In response to a report in the forums of a contest that had a drawing for the chance of a refund for the value of work done in return for a review (either positive or negative), Googler Jade said: Just clarifying that it is against our reviews guidelines to trade money for reviews, so, yes, this sort of solicitation would be against the reviews guidelines. You can see the rules for the contest in question here & here.
Wondering about what other ways encouraging reviews might be in violation? Here’s Google’s current review content policy (emphasis added):
Review content policy
You can use the Flag as inappropriate link next to a review to report it as inappropriate. We will then check if the review violates these guidelines.
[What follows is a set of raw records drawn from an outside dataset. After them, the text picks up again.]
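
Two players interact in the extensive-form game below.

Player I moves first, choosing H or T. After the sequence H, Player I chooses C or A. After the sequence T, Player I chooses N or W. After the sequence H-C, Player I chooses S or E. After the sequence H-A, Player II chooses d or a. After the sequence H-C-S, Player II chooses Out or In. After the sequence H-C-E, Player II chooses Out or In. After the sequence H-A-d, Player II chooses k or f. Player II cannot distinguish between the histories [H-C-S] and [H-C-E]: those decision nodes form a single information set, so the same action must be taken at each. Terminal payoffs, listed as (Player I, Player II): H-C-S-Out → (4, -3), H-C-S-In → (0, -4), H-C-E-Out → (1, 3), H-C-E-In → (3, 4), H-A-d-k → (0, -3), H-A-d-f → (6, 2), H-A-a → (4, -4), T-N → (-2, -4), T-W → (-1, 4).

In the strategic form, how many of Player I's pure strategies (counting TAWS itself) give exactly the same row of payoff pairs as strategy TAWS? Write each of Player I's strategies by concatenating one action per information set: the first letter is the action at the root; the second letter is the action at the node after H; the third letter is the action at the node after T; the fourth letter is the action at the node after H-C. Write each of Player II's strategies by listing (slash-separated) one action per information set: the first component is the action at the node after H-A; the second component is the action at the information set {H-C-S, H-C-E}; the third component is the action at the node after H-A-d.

4

Row for TAWS (columns d/Out/k, d/Out/f, d/In/k, d/In/f, a/Out/k, a/Out/f, a/In/k, a/In/f): (-1,4) (-1,4) (-1,4) (-1,4) (-1,4) (-1,4) (-1,4) (-1,4).
Under TAWS, Player I's choice at the node after H and at the node after H-C can never be reached regardless of what Player II does, so varying those choices leaves every outcome unchanged.
Holding the reachable choices fixed and varying the unreachable ones freely already gives 2 × 2 = 4 equivalent strategies.
No other strategy reproduces this row, so those 4 are the full class: TCWS, TCWE, TAWS, TAWE.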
Note, however, that Google Places reviews are a forum for users to share both positive and negative opinions. We do not arbitrate disputes and more often than not, we leave the review up.
Policy criteria for removing reviews
We want people to get ratings, reviews, and recommendations that are relevant, helpful, and trustworthy. To protect both business owners and customers, we have systems in place that may remove individual reviews that include any of the following:
Inappropriate content: Don’t post reviews that contain or link to unlawful content, or content that violates our Google+ content policy. We may also remove reviews that include plagiarism or are copied from other sites.
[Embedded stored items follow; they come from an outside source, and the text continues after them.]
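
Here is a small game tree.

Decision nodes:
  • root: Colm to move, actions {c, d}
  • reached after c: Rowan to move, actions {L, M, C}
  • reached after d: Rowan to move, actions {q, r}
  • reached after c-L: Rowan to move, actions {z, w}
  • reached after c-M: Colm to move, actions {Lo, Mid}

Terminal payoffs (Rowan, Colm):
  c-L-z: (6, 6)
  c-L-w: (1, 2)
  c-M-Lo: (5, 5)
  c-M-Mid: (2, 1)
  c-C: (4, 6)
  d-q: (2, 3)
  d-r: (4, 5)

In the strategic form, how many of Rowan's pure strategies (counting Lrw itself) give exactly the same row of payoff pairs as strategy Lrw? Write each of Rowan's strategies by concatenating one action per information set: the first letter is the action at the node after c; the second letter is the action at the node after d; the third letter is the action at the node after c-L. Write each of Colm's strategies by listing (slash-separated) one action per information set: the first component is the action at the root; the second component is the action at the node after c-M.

Row for Lrw (columns c/Lo, c/Mid, d/Lo, d/Mid): (1,2) (1,2) (4,5) (4,5).
Every one of Rowan's information sets is on the play path for some reply by Colm when Rowan follows Lrw.
Changing the action at any of them therefore changes at least one column, so only Lrw itself gives this row.

1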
Advertising and spam: Don’t use reviews for advertising or post the same or similar reviews across multiple places, don’t post fake reviews intended to boost or lower ratings, and don’t include links to other websites. For certain types of businesses that are prone to spam, we also reserve the right to prevent reviews from publicly appearing across Google.
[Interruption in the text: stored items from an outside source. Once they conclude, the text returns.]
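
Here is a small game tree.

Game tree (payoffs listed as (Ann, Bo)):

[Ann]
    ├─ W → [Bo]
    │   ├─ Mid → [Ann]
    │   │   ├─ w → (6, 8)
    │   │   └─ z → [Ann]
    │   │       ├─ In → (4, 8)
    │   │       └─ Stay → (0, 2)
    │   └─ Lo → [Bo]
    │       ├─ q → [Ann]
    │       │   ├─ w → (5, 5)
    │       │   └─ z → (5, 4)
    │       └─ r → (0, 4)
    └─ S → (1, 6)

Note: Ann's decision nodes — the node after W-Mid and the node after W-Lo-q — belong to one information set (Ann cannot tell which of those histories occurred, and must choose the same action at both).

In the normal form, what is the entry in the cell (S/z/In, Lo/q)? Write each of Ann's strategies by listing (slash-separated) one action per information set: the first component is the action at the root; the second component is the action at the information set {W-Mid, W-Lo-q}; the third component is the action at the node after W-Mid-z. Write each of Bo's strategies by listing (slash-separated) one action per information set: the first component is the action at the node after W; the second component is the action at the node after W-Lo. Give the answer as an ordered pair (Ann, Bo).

Trace the play path from the root:
  Ann plays S
→ terminal payoff (1, 6).
(Ann's choice at the information set {W-Mid, W-Lo-q} is never reached on this path, so it doesn't affect the outcome.)

(1, 6)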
Off-topic reviews: Reviews should describe your personal, first-hand experience with a specific place. Don’t post reviews based on someone else’s experience, or that are not about the specific place you are reviewing. Reviews are not a forum for personal rants or crusades. Don’t use reviews to report incorrect information about a place–use the Report a problem link for that place instead.
Conflict of interest: Reviews are only valuable when they are honest and unbiased. For instance, as a business owner or employee you should not review your own business or current place of work. Don’t offer money or product to others to write reviews for your business or write negative reviews about a competitor. We also discourage specialized review stations or kiosks set up at your place of business for the sole purpose of soliciting reviews. As a reviewer, you should not accept money or product from a business to write a review about them. Additionally, don’t feel compelled to review a certain way just because an employee of that business asked you to do so. Finally, don’t post reviews on behalf of others or misrepresent your identity or affiliation with the place you are reviewing.
Sometimes our algorithms may flag and remove legitimate reviews in our effort to combat abuse. We know this is frustrating when it happens but believe that overall, these measures are helping everyone by ensuring that the reviews appearing on Google Places are authentic, relevant, and useful.
So what are the key takeaways?
- Don’t syndicate reviews from other places.
- Make sure your marketing company isn’t leaving fake reviews (get this in writing).
- Don’t review your own law firm and don’t encourage employees to leave reviews.
- Don’t pay people or provide other artificial incentive for people to leave reviews.
Do let happy clients know how and where they can permissibly review your services.
There’s little question that getting a number of positive reviews will become increasingly important to your visibility within local search results. Plus, research shows that, for better or worse, people rely upon and expect businesses to be reviewed. Law firms that have happy clients evangelizing the quality of the firm’s services are more likely to earn new business.